The third homology of stem-extensions and Whitehead's quadratic functor

TL;DR

This paper investigates the third homology of stem-extensions using Whitehead's quadratic functor, establishing a natural map and describing its kernel with homological precision.

Contribution

It introduces a new natural map relating homology groups in stem-extensions and provides a detailed homological description of the kernel of a quadratic functor map.

Findings

Established a natural map between specific homology groups in stem-extensions.

Identified the image of the map with the image of a homology group inclusion.

Provided a homological description of the kernel of Whitehead's quadratic functor map.

Abstract

Let $A \rightarrowtail G\twoheadrightarrow Q$ be a stem-extension and let $\rho: A\times G\to G$ be the multiplication map.

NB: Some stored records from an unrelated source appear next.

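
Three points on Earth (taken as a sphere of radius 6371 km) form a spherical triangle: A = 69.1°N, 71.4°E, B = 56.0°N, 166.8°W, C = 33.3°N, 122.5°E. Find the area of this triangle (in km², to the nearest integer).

13800204 km²

Side lengths (central angles): a = 0.9152, b = 0.7952, c = 0.8374 rad; semiperimeter s = 1.2739.
By l'Huilier's theorem, tan(E/4) = √[tan(s/2) tan((s−a)/2) tan((s−b)/2) tan((s−c)/2)], giving spherical excess E = 0.3400 rad.
Area = E·R² = 0.3400 × (6371)² ≈ 13800204 km².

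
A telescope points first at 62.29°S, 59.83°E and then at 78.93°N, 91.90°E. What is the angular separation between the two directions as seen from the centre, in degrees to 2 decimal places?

In radians: φ₁ = -1.0872, φ₂ = 1.3776, Δλ = 32.070° = 0.5597 rad.
cos c = sin φ₁ sin φ₂ + cos φ₁ cos φ₂ cos Δλ = (-0.8853)(0.9814) + (0.4650)(0.1920)(0.8474) = -0.79318,
so c = arccos(-0.79318) = 2.48681 rad.
So the angular separation is 142.48°.

142.48°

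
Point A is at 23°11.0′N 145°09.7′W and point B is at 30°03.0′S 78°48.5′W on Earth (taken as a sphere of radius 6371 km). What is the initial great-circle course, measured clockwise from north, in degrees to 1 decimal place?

With φ₁ = 0.4046, φ₂ = -0.5245, Δλ = 1.1581 rad, the forward-azimuth formula gives
θ = atan2( sin Δλ cos φ₂ , cos φ₁ sin φ₂ − sin φ₁ cos φ₂ cos Δλ ) = atan2(0.7929, -0.5970) = 126.98°.
So the initial bearing is 127.0°.

127.0°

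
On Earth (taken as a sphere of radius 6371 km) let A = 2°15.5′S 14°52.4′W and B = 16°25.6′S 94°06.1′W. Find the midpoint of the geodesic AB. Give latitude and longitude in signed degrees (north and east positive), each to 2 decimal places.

Central angle δ = 1.3794 rad. Interpolating on the sphere with fraction f = 0.5:
P = [sin((1−f)δ)·A + sin(fδ)·B] / sin δ = 0.6481·A + 0.6481·B in Cartesian coordinates,
giving P = (0.5815, -0.7863, -0.2088), i.e. latitude -12.05°, longitude -53.52°.

-12.05°, -53.52°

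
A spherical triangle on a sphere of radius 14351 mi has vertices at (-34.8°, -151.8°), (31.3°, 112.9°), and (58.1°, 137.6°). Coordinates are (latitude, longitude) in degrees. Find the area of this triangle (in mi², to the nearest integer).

165410141 mi²

Side lengths (central angles): a = 0.5524, b = 1.9181, c = 1.9405 rad; semiperimeter s = 2.2055.
By l'Huilier's theorem, tan(E/4) = √[tan(s/2) tan((s−a)/2) tan((s−b)/2) tan((s−c)/2)], giving spherical excess E = 0.8032 rad.
Area = E·R² = 0.8032 × (14351)² ≈ 165410141 mi².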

We show that there is a natural map $\varphi: H_1(\Sigma_2^\epsilon, {\rm Tor}_1^{\mathbb{Z}}({}_{2^\infty}A,{}_{2^\infty}A))\to H_3(G,\mathbb{Z})/\rho_\ast(A \otimes_{\mathbb{Z}} H_2(G,\mathbb{Z}))$ such that, the image of $\varphi$ coincides with the image of the natural map $H_3(A,\mathbb{Z})\to H_3(G,\mathbb{Z})/\rho_\ast(A \otimes_{\mathbb{Z}} H_2(G,\mathbb{Z}))$. An important tool used here is Whitehead's quadratic functor $\Gamma$. As part of our proof of the main result, we give a precise homological description of the kernel of the natural map $\Gamma(A) \to A\otimes_{\mathbb{z}} A$, $\gamma(a)\mapsto a\otimes a$.